Antikythera Mechanism
January 13, 2007 | In hardware |How does technological innovation disappear for so long and then reappear in another form centuries later?
It looks like something from another world — nothing like the classical statues and vases that fill the rest of the echoing hall. Three flat pieces of what looks like green, flaky pastry are supported in perspex cradles. Within each fragment, layers of something that was once metal have been squashed together, and are now covered in calcareous accretions and various corrosions, from the whitish tin oxide to the dark bluish green of copper chloride. This thing spent 2,000 years at the bottom of the sea before making it to the National Archaeological Museum in Athens, and it shows…This is the Antikythera Mechanism. These fragments contain at least 30 interlocking gear-wheels, along with copious astronomical inscriptions. Before its sojourn on the sea bed, it computed and displayed the movement of the Sun, the Moon and possibly the planets around Earth, and predicted the dates of future eclipses.
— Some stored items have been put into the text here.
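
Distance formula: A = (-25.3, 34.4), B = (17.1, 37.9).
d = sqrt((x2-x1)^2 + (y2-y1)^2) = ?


dx = 17.1 + 25.3 = 42.4
dy = 37.9 - 34.4 = 3.5
d = sqrt(1797.76 + 12.25) = sqrt(1810.01) = 42.5442

42.5442


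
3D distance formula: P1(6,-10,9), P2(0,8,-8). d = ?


dx=-6, dy=18, dz=-17
d = sqrt(36+324+289) = sqrt(649) = 25.4755

25.4755


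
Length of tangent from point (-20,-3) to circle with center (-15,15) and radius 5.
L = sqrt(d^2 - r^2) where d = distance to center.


d = sqrt((-20+ 15)^2 + (-3-15)^2) = sqrt(25+324) = 18.6815
L = sqrt(349.0000 - 25) = sqrt(324.0000) = 18.0000

18.0000


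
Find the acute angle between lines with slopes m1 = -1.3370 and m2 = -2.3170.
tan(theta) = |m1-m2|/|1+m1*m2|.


m1-m2 = 0.98
1+m1*m2 = 4.097829
tan(theta) = |0.98/4.097829| = 0.239151
theta = arctan(|0.98/4.097829|) = 13.4497 degrees (acute angle)

13.4497 degrees


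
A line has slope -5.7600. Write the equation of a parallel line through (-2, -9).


Parallel lines have equal slopes.
m2 = -5.7600
b2 = -9 + 5.7600*(-2) = -20.5200

y = -5.7600x - 20.5200


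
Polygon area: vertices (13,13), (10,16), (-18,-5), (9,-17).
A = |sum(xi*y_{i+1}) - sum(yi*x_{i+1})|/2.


sum(xi*y_{i+1}) = 13*16 + 10*(-5) - 18*(-17) + 9*13 = 581
sum(yi*x_{i+1}) = 13*10 + 16*(-18) - 5*9 - 17*13 = -424
Area = |581 + 424|/2 = 1005/2 = 502.5000

502.5000 sq units


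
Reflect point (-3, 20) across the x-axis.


Reflection rule for x-axis: (x, -y)
(-3, 20) -> (-3, -20)

(-3, -20)


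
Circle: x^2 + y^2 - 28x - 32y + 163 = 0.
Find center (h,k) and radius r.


h = -D/2 = 28/2 = 14
k = -E/2 = 32/2 = 16
r^2 = h^2 + k^2 - F = 196 + 256 - 163 = 289
r = 17

Center (14, 16), radius = 17


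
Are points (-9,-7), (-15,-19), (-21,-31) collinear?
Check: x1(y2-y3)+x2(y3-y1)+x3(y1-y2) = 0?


-9*(-19+ 31) - 15*(-31+ 7) - 21*(-7+ 19)
= -108 + 360 - 252 = 0

Yes, collinear (determinant = 0)


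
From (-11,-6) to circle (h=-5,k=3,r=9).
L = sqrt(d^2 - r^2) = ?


d = sqrt((-11+ 5)^2 + (-6-3)^2) = sqrt(36+81) = 10.8167
L = sqrt(117.0000 - 81) = sqrt(36.0000) = 6.0000

6.0000


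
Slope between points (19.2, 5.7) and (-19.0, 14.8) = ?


dy = 14.8 - 5.7 = 9.1
dx = -19.0 - 19.2 = -38.2
m = 9.1/(-38.2) = -0.2382

m = -0.2382


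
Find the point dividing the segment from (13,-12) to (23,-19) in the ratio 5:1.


Px = (5*23 + 1*13)/6 = 128/6 = 21.3333
Py = (5*(-19) + 1*(-12))/6 = -107/6 = -17.8333

P = (21.3333, -17.8333)


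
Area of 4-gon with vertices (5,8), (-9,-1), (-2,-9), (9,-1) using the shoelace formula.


sum(xi*y_{i+1}) = 5*(-1) - 9*(-9) - 2*(-1) + 9*8 = 150
sum(yi*x_{i+1}) = 8*(-9) - 1*(-2) - 9*9 - 1*5 = -156
Area = |150 + 156|/2 = 306/2 = 153.0000

153.0000 sq units


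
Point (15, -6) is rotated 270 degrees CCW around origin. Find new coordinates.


cos(270) = 0, sin(270) = -1
x' = 15*0 + 6*(-1) = -6
y' = 15*(-1) - 6*0 = -15

(-6, -15)


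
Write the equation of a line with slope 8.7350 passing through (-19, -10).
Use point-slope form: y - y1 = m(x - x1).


y + 10 = 8.7350(x + 19)
y = 8.7350x - 10 - 8.7350*(-19)
y = 8.7350x + 155.9650

y = 8.7350x + 155.9650


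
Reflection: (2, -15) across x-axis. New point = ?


Reflection rule for x-axis: (x, -y)
(2, -15) -> (2, 15)

(2, 15)


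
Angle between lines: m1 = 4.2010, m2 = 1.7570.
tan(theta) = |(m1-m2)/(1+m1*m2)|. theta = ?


m1-m2 = 2.444
1+m1*m2 = 8.381157
tan(theta) = |2.444/8.381157| = 0.291607
theta = arctan(|2.444/8.381157|) = 16.2570 degrees (acute angle)

16.2570 degrees


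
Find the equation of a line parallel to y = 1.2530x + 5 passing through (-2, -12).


Parallel lines have equal slopes.
m2 = 1.2530
b2 = -12 - 1.2530*(-2) = -9.4940

y = 1.2530x - 9.4940


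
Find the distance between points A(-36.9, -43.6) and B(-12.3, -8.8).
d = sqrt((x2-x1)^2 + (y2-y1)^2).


dx = -12.3 + 36.9 = 24.6
dy = -8.8 + 43.6 = 34.8
d = sqrt(605.16 + 1211.04) = sqrt(1816.2) = 42.6169

42.6169


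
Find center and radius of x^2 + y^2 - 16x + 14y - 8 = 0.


h = -D/2 = 16/2 = 8
k = -E/2 = -14/2 = -7
r^2 = h^2 + k^2 - F = 64 + 49 + 8 = 121
r = 11

Center (8, -7), radius = 11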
It’s one of the most stunning artefacts we have from classical antiquity.
No earlier geared mechanism has ever been found and nothing close to its sophistication appears again for well over a thousand years.
“It’s still a popular notion among the public, and among scientists thinking about the history of their disciplines, that technological development is a simple progression,” he (Francois Charette) says. “But history is full of surprises.”